La Tétralogie Berlinoise de Georg Friedrich Hegel
Ich bin ein Berliner
1Je suis un Berlinois. Ces propos du Président américain John Fitzgerald Kennedy prononcés le mercredi 26 juin 1963 dans une ville de Berlin encerclée par l’Allemagne de l’Est communiste auraient pu être ceux d’ Hegel à son arrivée à Berlin le 30 septembre 1818.
Loin de Stuttgart
2Depuis Stuttgart et ses origines modestes, le chemin pour lui n’a jamais été linéaire mais plutôt escarpé et parsemé d’embûches. Cependant, il a réussi à franchir tous les obstacles et atteindre le sommet. Il a gagné et la notoriété et la gloire. Sa philosophie est en mesure de pouvoir séduire l’élite de l’intelligentsia prussienne voire celle du monde universitaire allemand.
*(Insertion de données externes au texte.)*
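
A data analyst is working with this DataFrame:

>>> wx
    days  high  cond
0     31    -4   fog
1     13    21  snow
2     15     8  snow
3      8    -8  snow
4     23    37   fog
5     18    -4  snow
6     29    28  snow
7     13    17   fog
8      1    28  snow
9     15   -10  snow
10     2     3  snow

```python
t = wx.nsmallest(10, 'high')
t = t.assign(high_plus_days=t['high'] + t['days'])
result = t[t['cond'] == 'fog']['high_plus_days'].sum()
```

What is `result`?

57

take 10 rows with smallest high:
    days  high  cond
9     15   -10  snow
3      8    -8  snow
0     31    -4   fog
5     18    -4  snow
10     2     3  snow
2     15     8  snow
7     13    17   fog
1     13    21  snow
6     29    28  snow
8      1    28  snow
add column high_plus_days = t['high'] + t['days']:
    days  high  cond  high_plus_days
9     15   -10  snow               5
3      8    -8  snow               0
0     31    -4   fog              27
5     18    -4  snow              14
10     2     3  snow               5
2     15     8  snow              23
7     13    17   fog              30
1     13    21  snow              34
6     29    28  snow              57
8      1    28  snow              29
filter rows where cond == 'fog':
   days  high cond  high_plus_days
0    31    -4  fog              27
7    13    17  fog              30
Then the sum of column 'high_plus_days': 57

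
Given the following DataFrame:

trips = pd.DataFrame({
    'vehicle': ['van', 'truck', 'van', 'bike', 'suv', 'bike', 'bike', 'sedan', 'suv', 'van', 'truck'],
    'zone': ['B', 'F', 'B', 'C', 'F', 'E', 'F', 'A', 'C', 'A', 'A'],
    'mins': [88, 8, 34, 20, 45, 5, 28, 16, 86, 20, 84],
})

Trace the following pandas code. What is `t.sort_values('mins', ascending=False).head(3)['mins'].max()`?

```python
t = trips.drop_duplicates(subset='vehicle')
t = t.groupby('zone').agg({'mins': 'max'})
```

88

drop duplicate vehicle (keep=first):
  vehicle zone  mins
0     van    B    88
1   truck    F     8
3    bike    C    20
4     suv    F    45
7   sedan    A    16
group by zone, max of mins:
      mins
zone      
A       16
B       88
C       20
F       45
sort by mins descending:
      mins
zone      
B       88
F       45
C       20
A       16
take first 3 rows:
      mins
zone      
B       88
F       45
C       20
Then the max of column 'mins': 88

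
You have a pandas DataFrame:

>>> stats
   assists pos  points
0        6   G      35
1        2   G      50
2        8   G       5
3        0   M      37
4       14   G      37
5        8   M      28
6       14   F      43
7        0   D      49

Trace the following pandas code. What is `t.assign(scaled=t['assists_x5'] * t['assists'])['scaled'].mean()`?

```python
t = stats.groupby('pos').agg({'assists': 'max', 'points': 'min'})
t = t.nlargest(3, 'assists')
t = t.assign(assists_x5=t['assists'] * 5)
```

group by pos: max(assists), min(points):
     assists  points
pos                 
D          0      49
F         14      43
G         14       5
M          8      28
take 3 rows with largest assists:
     assists  points
pos                 
F         14      43
G         14       5
M          8      28
add column assists_x5 = t['assists'] * 5:
     assists  points  assists_x5
pos                             
F         14      43          70
G         14       5          70
M          8      28          40
add column scaled = t['assists_x5'] * t['assists']:
     assists  points  assists_x5  scaled
pos                                     
F         14      43          70     980
G         14       5          70     980
M          8      28          40     320
Reading off the mean of column 'scaled', we get 760.0.

760.0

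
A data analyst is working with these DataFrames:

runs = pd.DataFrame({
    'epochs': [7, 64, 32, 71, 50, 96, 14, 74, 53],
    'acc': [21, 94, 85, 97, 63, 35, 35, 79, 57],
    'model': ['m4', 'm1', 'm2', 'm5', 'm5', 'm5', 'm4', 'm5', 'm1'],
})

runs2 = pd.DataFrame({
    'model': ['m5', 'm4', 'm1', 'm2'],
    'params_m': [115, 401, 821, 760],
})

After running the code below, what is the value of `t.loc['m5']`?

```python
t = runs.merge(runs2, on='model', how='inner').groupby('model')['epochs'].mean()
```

72.75

merge on 'model' (how='inner') → 9 rows:
   epochs  acc model  params_m
0       7   21    m4       401
1      64   94    m1       821
2      32   85    m2       760
3      71   97    m5       115
4      50   63    m5       115
5      96   35    m5       115
6      14   35    m4       401
7      74   79    m5       115
8      53   57    m1       821
group by model, mean of epochs:
model
m1    58.50
m2    32.00
m4    10.50
m5    72.75
Name: epochs, dtype: float64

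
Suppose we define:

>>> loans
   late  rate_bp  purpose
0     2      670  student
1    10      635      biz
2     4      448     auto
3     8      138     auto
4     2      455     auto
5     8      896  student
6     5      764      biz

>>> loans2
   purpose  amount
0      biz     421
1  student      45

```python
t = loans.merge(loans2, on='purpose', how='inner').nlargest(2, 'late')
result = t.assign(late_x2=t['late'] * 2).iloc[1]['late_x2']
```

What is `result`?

merge on 'purpose' (how='inner') → 4 rows:
   late  rate_bp  purpose  amount
0     2      670  student      45
1    10      635      biz     421
2     8      896  student      45
3     5      764      biz     421
take 2 rows with largest late:
   late  rate_bp  purpose  amount
1    10      635      biz     421
2     8      896  student      45
add column late_x2 = t['late'] * 2:
   late  rate_bp  purpose  amount  late_x2
1    10      635      biz     421       20
2     8      896  student      45       16

16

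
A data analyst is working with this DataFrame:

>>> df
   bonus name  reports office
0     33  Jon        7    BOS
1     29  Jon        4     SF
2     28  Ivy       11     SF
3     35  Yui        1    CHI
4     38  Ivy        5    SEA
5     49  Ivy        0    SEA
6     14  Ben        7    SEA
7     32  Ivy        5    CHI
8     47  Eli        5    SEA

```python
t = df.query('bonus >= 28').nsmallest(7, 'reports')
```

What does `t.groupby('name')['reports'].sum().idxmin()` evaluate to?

Yui

filter rows where bonus >= 28:
   bonus name  reports office
0     33  Jon        7    BOS
1     29  Jon        4     SF
2     28  Ivy       11     SF
3     35  Yui        1    CHI
4     38  Ivy        5    SEA
5     49  Ivy        0    SEA
7     32  Ivy        5    CHI
8     47  Eli        5    SEA
take 7 rows with smallest reports:
   bonus name  reports office
5     49  Ivy        0    SEA
3     35  Yui        1    CHI
1     29  Jon        4     SF
4     38  Ivy        5    SEA
7     32  Ivy        5    CHI
8     47  Eli        5    SEA
0     33  Jon        7    BOS
group by name, sum of reports:
name
Eli     5
Ivy    10
Jon    11
Yui     1
Name: reports, dtype: int64
So idxmin() = Yui.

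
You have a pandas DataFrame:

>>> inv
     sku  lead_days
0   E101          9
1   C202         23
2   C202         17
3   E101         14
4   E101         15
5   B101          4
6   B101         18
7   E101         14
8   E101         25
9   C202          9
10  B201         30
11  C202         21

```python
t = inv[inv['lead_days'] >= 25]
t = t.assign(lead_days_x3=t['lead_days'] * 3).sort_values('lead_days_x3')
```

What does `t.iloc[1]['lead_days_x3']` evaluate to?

filter rows where lead_days >= 25:
     sku  lead_days
8   E101         25
10  B201         30
add column lead_days_x3 = t['lead_days'] * 3:
     sku  lead_days  lead_days_x3
8   E101         25            75
10  B201         30            90
sort by lead_days_x3:
     sku  lead_days  lead_days_x3
8   E101         25            75
10  B201         30            90

90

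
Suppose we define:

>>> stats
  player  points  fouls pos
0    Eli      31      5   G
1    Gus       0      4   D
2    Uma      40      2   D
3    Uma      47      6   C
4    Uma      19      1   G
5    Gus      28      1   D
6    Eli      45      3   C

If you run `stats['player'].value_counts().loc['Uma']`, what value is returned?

value_counts of player:
player
Uma    3
Eli    2
Gus    2
Name: count, dtype: int64
Finally, value at index 'Uma' = 3.

3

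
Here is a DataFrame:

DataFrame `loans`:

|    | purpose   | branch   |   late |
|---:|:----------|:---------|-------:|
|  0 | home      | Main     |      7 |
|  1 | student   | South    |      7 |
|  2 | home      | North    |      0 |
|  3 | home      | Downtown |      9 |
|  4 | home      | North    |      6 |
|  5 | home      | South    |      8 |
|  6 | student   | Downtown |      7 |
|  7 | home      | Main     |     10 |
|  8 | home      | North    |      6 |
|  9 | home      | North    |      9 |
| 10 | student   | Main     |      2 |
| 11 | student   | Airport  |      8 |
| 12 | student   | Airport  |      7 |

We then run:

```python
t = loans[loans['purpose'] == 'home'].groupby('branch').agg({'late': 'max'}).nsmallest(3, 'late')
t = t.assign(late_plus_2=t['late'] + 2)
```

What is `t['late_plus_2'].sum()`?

filter rows where purpose == 'home':
  purpose    branch  late
0    home      Main     7
2    home     North     0
3    home  Downtown     9
4    home     North     6
5    home     South     8
7    home      Main    10
8    home     North     6
9    home     North     9
group by branch, max of late:
          late
branch        
Downtown     9
Main        10
North        9
South        8
take 3 rows with smallest late:
          late
branch        
South        8
Downtown     9
North        9
add column late_plus_2 = t['late'] + 2:
          late  late_plus_2
branch                     
South        8           10
Downtown     9           11
North        9           11
sum of column 'late_plus_2' → 32

32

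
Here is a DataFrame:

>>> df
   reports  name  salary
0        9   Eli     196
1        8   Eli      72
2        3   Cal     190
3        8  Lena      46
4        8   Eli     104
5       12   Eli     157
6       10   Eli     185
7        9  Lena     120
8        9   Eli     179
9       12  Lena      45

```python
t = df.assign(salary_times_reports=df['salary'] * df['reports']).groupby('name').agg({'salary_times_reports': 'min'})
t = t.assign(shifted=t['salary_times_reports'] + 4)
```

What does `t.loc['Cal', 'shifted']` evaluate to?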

A Berlin, capitale de la Prusse avant de devenir celle de l’Allemagne unifiée, Hegel espérait exercer une influence sur les dirigeants du pays, de ceux qui l’avaient fait venir ou de ceux, incontournables, comme le Chancelier Hardenberg auquel il dédiera dès sa parution, un exemplaire de sa Philosophie du droit et de l’état. Il se met alors au service de l’Etat prussien, état allemand le plus puissant, le plus disposé à promouvoir les réformes libérales les plus ouvertes aux idées nouvelles, au vent de l’histoire et à la vie moderne, tout en étant une puissance militaire. Ne parle-t-on pas d’une nouvelle constitution politique ? L’instruction publique y est soigneusement organisée, l’industrialisation s’y développe rapidement, la population s’y accroît. En bref, la Prusse brille comme un phare vers lequel se tournent les grands réformateurs qui ne sont pas tous prussiens à l’image d’Hardenberg, de Stein et d’Hegel entre autres. Hardenberg et Stein projetteront d’abolir le servage, d’organiser un droit de propriété pour tous les sujets, d’organiser un ministère sous l’autorité d’un chancelier, d’organiser des élections des municipalités des villes, d’abolir les corporations, de supprimer les redevances féodales etc. Mais comme l’explique à merveille Jacques D’Hondt dans sa biographie d’Hegel [2] « tout cela se révéla plus proclamatif qu’effectif ».
Loin d’Iéna
3Souvenez-vous des propos d’Hegel du lundi 13 octobre 1806, « j’ai vu [à Iéna] l’Empereur - cette âme du monde - sortir de la ville pour aller en reconnaissance ; c’est effectivement une sensation merveilleuse de voir un pareil individu qui, concentré ici sur un point, assis sur un cheval, s’étend sur le monde et le domine… Tous ces progrès n’ont été possibles que grâce à cet homme extraordinaire, qu’il est impossible de ne pas admirer » [3]. Mais depuis la défaite de Napoléon « l’usurpateur » à Waterloo en 1815, le vent de la Restauration avait soufflé sur l’Europe et l’Allemagne et avait déchaîné une vague réactionnaire voulant restaurer toutes les formes de gouvernement et de vie sociale antérieures à la Révolution Française. Hardenberg jusqu’à sa mort en 1822 fut le défenseur des réformateurs et obtint même du roi la promesse solennelle de l’octroi d’une constitution politique. Mais coriace était le camp adverse avec les féodaux, la noblesse, la cour et la mauvaise volonté du Roi. Le Roi « ajouta le parjure à tous les défauts qu’on lui connaissait » et refusa de promulguer cette nouvelle constitution. La Prusse passa des idées progressistes aux idées les plus rétrogrades. Malgré sa situation géopolitique, la Prusse offrit à Hegel et aux observateurs étrangers, le « spectacle étonnant d’impostures, de tromperies réciproques, de grands projets avortés, de suspicions et d’intrigues », dans une duperie historique déjà théorisée par Hegel sur le devenir de la Révolution Française.
L’Envers du décor
4Dans une lettre à son ami Friedrich Frommann, libraire à Iéna, en date du 7 octobre 1818, il ne tient pas de propos triomphants, bien au contraire. « La forêt me cache encore les arbres ? J’ai trouvé des amis aimables et bienveillants. Mais ici les choses ont davantage tendance à se disperser, tout est vaste et étendu, de grand style. Nous n’avons pas encore trouvé l’intimité que nous avions trouvée chez vous et dans l’agitation et la distraction, qui ne peuvent pas procurer grand-chose, cette image [d’Iéna] est pour nous un souvenir d’autant plus précieux ».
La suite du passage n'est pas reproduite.